作者の母は、1999年頃から物忘れがひどくなり、徘徊や情緒不安などの問題行動が増えて、一人っ子の作者が母の介護をすることになった。幸い昼間はヘルパーさんに看てもらい、夜と週末は作者と作者の妻が介護した。
母の状態は時として穏やかな笑顔を見せたり、あるいは問題行動を起こしたりで、いつしか作者の名前も忘れがちになったが、そんな母が見せた表情が写真の中にある。
作者は、母を介護するようになってから、不思議と植物たちの息吹が気になるようになった。母を撮影した後に庭の一角を撮影することによって、死に向かう母と四季折々の表情を見せる植物たちの、命の二つの有様を定点観測して浮かび上がらせようとしている。カラー30点。

作者のプロフィール

山崎 弘義(ヤマザキ ヒロヨシ)
1956年埼玉県生まれ。80年慶応義塾大学文学部哲学科卒。86年フォトセッション’86に参加し、森山大道氏に師事。87年東京写真専門学校報道写真科Ⅱ部卒業。現在、日本写真芸術専門学校非常勤講師。

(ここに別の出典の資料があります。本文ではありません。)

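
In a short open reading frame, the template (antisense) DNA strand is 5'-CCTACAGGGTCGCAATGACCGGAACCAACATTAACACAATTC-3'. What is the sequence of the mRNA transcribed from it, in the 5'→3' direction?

5'-GAAUUGUGUUAAUGUUGGUUCCGGUCAUUGCGACCCUGUAGG-3'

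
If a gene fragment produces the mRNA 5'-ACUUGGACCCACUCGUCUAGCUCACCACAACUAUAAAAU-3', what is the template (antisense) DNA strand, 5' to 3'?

5'-ATTTTATAGTTGTGGTGAGCTAGACGAGTGGGTCCAAGT-3'

Replace U with T to get the coding DNA strand: ACTTGGACCCACTCGTCTAGCTCACCACAACTATAAAAT. The template strand is its reverse complement (complement TGAACCTGGGTGAGCAGATCGAGTGGTGTTGATATTTTA, then reverse).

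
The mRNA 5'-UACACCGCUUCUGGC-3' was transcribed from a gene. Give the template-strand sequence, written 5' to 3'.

5'-GCCAGAAGCGGTGTA-3'

Replace U with T to get the coding DNA strand: TACACCGCTTCTGGC. The template strand is its reverse complement (complement ATGTGGCGAAGACCG, then reverse).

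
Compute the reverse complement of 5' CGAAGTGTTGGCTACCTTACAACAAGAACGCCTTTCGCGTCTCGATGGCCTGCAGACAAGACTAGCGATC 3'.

5'-GATCGCTAGTCTTGTCTGCAGGCCATCGAGACGCGAAAGGCGTTCTTGTTGTAAGGTAGCCAACACTTCG-3'

Complement each base (A↔T, G↔C): GCTTCACAACCGATGGAATGTTGTTCTTGCGGAAAGCGCAGAGCTACCGGACGTCTGTTCTGATCGCTAG. Then reverse.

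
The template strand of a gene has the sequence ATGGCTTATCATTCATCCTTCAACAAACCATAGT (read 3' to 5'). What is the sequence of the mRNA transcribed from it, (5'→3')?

5'-UACCGAAUAGUAAGUAGGAAGUUGUUUGGUAUCA-3'

Reading the template 3'→5' as shown, RNA polymerase pairs each base (A→U, T→A, G↔C) to build mRNA 5'→3' directly.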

主な写真展に、90年「路上の匂い」(ミノルタフォトスペース)、92年「はざまの表情」(オリンパスホール)、94年「クロスロード」(コニカギャラリー)、96年「ウォーク・オン・ザ・サニーサイド」(ドイフォトプラザ)、2014年「Outskirts」(Totem Pole Photo Gallery)などがあり、15年『DIARY―母と庭の肖像―』(大隅書店)を出版。